リーダーシップに関して特に刺激を与えてくれるものは、ビジネス以外からのほうが多い。南極探検家のアーネスト・シャクルトンが1914年の探検旅行で、全隊員を無事に帰還させることに成功したというエピソードは、危機的状況におけるリーダーシップについて記憶に残る教訓を与えてくれる。彼の探検隊は船を失い、何カ月も氷盤の上をさまよった末に、荒れ狂う海を救命ボートで数百キロも移動した。
ネルソン・マンデラの人生は、動乱期におけるリーダーシップについて学ぶことのできる優れた教材だ。特に、南アフリカで1995年ラグビーワールドカップが開催された際のエピソードからは学ぶところが大きい。彼は、白人選手だけで構成された自国のラグビーチームを、人種にかかわらず国民全員で応援させることで、アパルトヘイト後の南アフリカにおける国民の連帯感の向上を促した。

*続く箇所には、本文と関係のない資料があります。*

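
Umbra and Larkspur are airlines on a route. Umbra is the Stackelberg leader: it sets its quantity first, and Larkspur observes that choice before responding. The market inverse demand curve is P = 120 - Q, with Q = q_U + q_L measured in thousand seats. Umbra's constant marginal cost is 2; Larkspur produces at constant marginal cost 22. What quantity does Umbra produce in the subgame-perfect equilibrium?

69

Solve by backward induction. Given q_U, the follower Larkspur maximises π_L = (120 - q_U - q_L)q_L - 22q_L.
Setting the follower's marginal profit to zero, 98 - q_U - 2q_L = 0, i.e. q_L = (98 - q_U)/2.
Umbra substitutes q_L(q_U) into its own profit: π_U = q_U(120 - q_U - (98 - q_U)/2) - 2q_U = (71 - (1/2)q_U)q_U - 2q_U.
Leader FOC: 69 - q_U = 0, so q_U = 69.
Then q_L = (98 - 69)/2 = 29/2.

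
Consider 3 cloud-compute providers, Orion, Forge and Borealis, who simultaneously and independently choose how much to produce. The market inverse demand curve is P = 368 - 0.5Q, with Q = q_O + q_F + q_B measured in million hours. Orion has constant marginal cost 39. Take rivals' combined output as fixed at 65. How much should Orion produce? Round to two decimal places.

With rivals' combined output fixed at 65, Orion's profit is π_O = (368 - (1/2)·65 - (1/2)q_O)q_O - (39q_O) = (671/2 - (1/2)q_O)q_O - (39q_O).
∂π_O/∂q_O = 593/2 - q_O = 0, so q_O = 593/2.

296.50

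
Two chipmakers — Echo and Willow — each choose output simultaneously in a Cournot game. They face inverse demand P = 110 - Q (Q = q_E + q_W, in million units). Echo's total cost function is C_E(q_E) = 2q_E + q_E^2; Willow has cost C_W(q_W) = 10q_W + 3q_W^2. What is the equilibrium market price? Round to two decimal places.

Echo's profit: π_E = (110 - Q)q_E - (2q_E + q_E²). Setting ∂π_E/∂q_E = 0: 108 - 4q_E - (q_W) = 0.
Willow's profit: π_W = (110 - Q)q_W - (10q_W + 3q_W²). Setting ∂π_W/∂q_W = 0: 100 - 8q_W - (q_E) = 0.
So q_E = (108 - q_W)/4 and q_W = (100 - q_E)/8.
Solving the pair: q_E = 764/31, q_W = 292/31.
Total output Q = 1056/31, so price P = 110 - 1056/31 = 75.9355.

75.94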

「企業家リーダーシップ」の講座では、価値観や哲学などに関係する日本人の精神について探究する時間も設けている。ここでは、1905年に出版された新渡戸稲造の『武士道』が主要テキストである。
稲造によると、「武士道」は4つの主な源流から生じた。その源流とは、仏教(「運命を穏やかに受け入れる心」を教える)、神道(忠誠心・愛国心・自己認識を教える)、儒教(上下関係を重んじることを教える)、陽明学(「知行合一」を教える)である。
その結果、義、勇、仁、礼、誠、克己という6つの「一般的特性」を備えた民族が生まれたというのが彼の主張である。

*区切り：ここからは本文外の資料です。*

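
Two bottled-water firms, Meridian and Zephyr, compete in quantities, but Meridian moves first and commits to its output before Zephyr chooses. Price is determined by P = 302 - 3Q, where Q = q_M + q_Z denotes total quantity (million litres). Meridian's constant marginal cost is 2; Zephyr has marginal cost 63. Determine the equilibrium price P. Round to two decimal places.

92.25

The follower Zephyr best-responds to any q_M: π_Z = (302 - 3Q)q_Z - 63q_Z.
∂π_Z/∂q_Z = 239 - 3q_M - 6q_Z = 0 gives the reaction function q_Z = (239 - 3q_M)/6.
The leader anticipates this reaction. Substituting into P = 302 - 3Q gives P = 365/2 - (3/2)q_M, so π_M = (365/2 - (3/2)q_M)q_M - 2q_M.
Maximising: ∂π_M/∂q_M = 361/2 - 3q_M = 0, giving q_M = 361/6.
Then q_Z = (239 - 3·(361/6))/6 = 39/4.
Total output Q = 839/12, so price P = 302 - 3·(839/12) = 369/4.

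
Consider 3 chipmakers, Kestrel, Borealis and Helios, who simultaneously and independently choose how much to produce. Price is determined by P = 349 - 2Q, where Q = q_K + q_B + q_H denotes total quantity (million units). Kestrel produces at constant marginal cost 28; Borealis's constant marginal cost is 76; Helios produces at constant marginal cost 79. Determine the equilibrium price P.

133

Kestrel's profit: π_K = (349 - 2Q)q_K - (28q_K). Setting ∂π_K/∂q_K = 0: 321 - 4q_K - 2(q_B + q_H) = 0.
Borealis's profit: π_B = (349 - 2Q)q_B - (76q_B). Setting ∂π_B/∂q_B = 0: 273 - 4q_B - 2(q_K + q_H) = 0.
Helios's first-order condition: 270 - 4q_H - 2(q_K + q_B) = 0.
Adding the 3 first-order conditions: 864 − 8Q = 0, so Q = 108.
Back-substituting: q_K = (321 − 216)/2 = 105/2, q_B = (273 − 216)/2 = 57/2, q_H = (270 − 216)/2 = 27.
Total output Q = 108, so price P = 349 - 2·108 = 133.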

サムライの教育は「人格形成」を主眼としていた。つまり、カネ自体は善ではなく、誰もが自分以外の社会に対して義務を負っているということを教えたのである。
グロービスでは、経営大学院の学生が自身の志や使命を定義するための助けとなるように、「志」の概念についても教えている。「士」と「心」という漢字を組み合せて書く「志」には、「願望」という意味もあるが、武士道的には「個人的ビジョン」を意味する。
より高潔で利他的なアプローチを取るというこの考え方は、グロービスの外国人学生たちにも非常に好評だ。「『志』の概念からどのような影響を受けたか」という僕の質問に対して、2013年に卒業したばかりのメキシコ人学生、ホセ・ミゲル・エレーラ氏がどう答えたか紹介しよう。
僕は初めMBAと言えば、出世の階段を上ったり、起業家として成功したりするという考え方を連想していました。どちらの場合も、裕福になって経済的自由を実現し、個人的な財産を残すことがゴールです。
「志」について学んだおかげで、MBAの概念を定義し直すことができました。MBAを取得するということは、経済的な成功に向けた戦略を策定するためのツールやネットワークを利用できるようになることだけを意味するのではありません。自分のあらゆるゴールや願望に対し、より大きな目的を定義する機会なのです。
「志」の概念のおかげで、自分個人の中核的な価値観を再発見することもできました。経済的自由は第一歩に過ぎないということを思い出すことができたのです。大きな願望には、大きなインスピレーションと志が必要とされます。志には、何を手に入れるかだけでなく、どのように恩返しするかも関わってきます。社会を実際に良い方向へ変化させることができるほどの成功を収めるためにはどうすればいいのかが関わってくるのです。
グロービスがMBAプログラムを開設して以来、この講座を実施し続けてきたことを僕は誇りに思っている。
僕自身は、自分の人生における志(個人的ビジョン)が何であるのか自覚していれば、多大なエネルギーが内側から湧いてくるものだと思っている。つまり、志を追求していれば、いかなる困難に直面しようとも、それを乗り越えられるだけのエネルギーで対処できるということだ。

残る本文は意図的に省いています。